UPDATE (20 FEBRUARY)
U.S. officials confirmed to The Washington Post that Al-Mawla—who was killed on 3 February—had been “heavily involved in planning for the attack on the [Sinaa] prison”: the already-busy traffic of couriers to Al-Mawla’s compound in Atma “increased further” after the prison attack began.
FOOTNOTES
Half of the people at Al-Hawl are Iraqis, 20,000 are Syrians, and the other 10,000 come from fifty different countries.
A recent report noted that Al-Hawl has become “a mini-caliphate … where female leaders nurture the group’s violent ideology and run money-making schemes that help keep the insurgency alive” Al-Hawl was described by the U.S. Treasury Department not long ago, while sanctioning an IS financial network operating out of the camp, as “one of the largest concentrations of current and former ISIS members”. The Roj camp for internally displaced persons (IDPs) near Al-Malikiya, one-hundred miles to the north-east, is in a similar state, though less severe, if only because it is so much smaller—about 2,500 people.
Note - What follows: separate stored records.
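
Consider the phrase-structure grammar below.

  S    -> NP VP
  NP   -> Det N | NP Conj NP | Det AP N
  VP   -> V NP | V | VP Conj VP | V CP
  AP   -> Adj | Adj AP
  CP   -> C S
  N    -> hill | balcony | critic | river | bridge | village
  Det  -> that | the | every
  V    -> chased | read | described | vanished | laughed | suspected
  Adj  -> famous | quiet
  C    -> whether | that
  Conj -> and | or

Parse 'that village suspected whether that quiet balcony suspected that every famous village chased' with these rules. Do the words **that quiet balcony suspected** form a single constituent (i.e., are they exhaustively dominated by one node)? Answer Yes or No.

[S [NP [Det that] [N village]] [VP [V suspected] [CP [C whether] [S [NP [Det that] [AP [Adj quiet]] [N balcony]] [VP [V suspected] [CP [C that] [S [NP [Det every] [AP [Adj famous]] [N village]] [VP [V chased]]]]]]]]]
The smallest constituent containing 'that quiet balcony suspected' is the S spanning 'that quiet balcony suspected that every famous village chased'; no single node in the tree dominates exactly the given words.

No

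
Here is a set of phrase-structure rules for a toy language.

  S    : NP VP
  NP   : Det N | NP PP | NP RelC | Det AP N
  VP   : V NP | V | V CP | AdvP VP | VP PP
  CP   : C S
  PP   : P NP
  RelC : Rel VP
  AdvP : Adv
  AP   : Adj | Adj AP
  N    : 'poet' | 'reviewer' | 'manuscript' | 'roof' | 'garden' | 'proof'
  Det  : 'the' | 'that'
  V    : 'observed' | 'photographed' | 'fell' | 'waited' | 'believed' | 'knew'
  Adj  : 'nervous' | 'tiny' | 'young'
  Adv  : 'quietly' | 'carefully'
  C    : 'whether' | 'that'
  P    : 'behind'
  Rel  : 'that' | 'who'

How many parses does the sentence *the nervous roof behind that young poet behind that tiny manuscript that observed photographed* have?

Two of the 5 distinct bracketings:
[S [NP [NP [Det the] [AP [Adj nervous]] [N roof]] [PP [P behind] [NP [NP [Det that] [AP [Adj young]] [N poet]] [PP [P behind] [NP [NP [Det that] [AP [Adj tiny]] [N manuscript]] [RelC [Rel that] [VP [V observed]]]]]]]] [VP [V photographed]]]
[S [NP [NP [Det the] [AP [Adj nervous]] [N roof]] [PP [P behind] [NP [NP [NP [Det that] [AP [Adj young]] [N poet]] [PP [P behind] [NP [Det that] [AP [Adj tiny]] [N manuscript]]]] [RelC [Rel that] [VP [V observed]]]]]] [VP [V photographed]]]
The trees differ in how a recursive rule is bracketed over the same span.

5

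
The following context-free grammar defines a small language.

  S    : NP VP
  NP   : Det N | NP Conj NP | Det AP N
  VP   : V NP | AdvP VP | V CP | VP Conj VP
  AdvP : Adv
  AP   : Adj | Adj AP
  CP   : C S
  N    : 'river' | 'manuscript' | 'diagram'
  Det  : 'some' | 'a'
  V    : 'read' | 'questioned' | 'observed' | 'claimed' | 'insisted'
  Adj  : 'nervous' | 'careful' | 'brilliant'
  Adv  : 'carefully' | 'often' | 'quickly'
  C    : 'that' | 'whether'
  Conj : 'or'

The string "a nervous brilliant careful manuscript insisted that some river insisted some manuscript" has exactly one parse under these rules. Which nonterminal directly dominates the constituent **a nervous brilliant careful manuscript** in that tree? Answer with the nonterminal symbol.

[S [NP [Det a] [AP [Adj nervous] [AP [Adj brilliant] [AP [Adj careful]]]] [N manuscript]] [VP [V insisted] [CP [C that] [S [NP [Det some] [N river]] [VP [V insisted] [NP [Det some] [N manuscript]]]]]]]
The span 'a nervous brilliant careful manuscript' is the NP node built by NP → Det AP N.
Its mother is the S built by S → NP VP.

S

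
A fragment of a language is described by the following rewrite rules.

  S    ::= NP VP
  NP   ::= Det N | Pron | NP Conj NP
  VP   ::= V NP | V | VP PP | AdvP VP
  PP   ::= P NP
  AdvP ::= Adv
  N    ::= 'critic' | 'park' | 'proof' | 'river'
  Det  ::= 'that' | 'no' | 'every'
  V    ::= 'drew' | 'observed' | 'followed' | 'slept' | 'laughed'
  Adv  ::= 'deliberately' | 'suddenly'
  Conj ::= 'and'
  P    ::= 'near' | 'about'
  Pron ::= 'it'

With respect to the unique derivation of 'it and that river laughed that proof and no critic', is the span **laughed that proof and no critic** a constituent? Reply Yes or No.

Yes

[S [NP [NP [Pron it]] [Conj and] [NP [Det that] [N river]]] [VP [V laughed] [NP [NP [Det that] [N proof]] [Conj and] [NP [Det no] [N critic]]]]]
The words 'laughed that proof and no critic' are exhaustively dominated by a single VP node (built by VP → V NP), so they form a constituent.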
A classic recent case is Shamima Begum, who declared that Britain has “no proof that I’m a threat. Other than that I was in ISIS—but that’s it.”
One of those broken from Abu Ghraib in July 2013 was Wissam al-Zubaydi (Abu Nabil al-Anbari), who inter alia later oversaw the genocidal anti-Shi’a atrocities at Camp Speicher as IS swept across central Iraq in the summer of 2014 and set up IS’s division in Libya.
The Naba 246 editorial was also interesting since it contained an unusual admission that IS will pay bribes and does hostage swaps—sometimes capturing Iraqi and other government officials specifically for this purpose.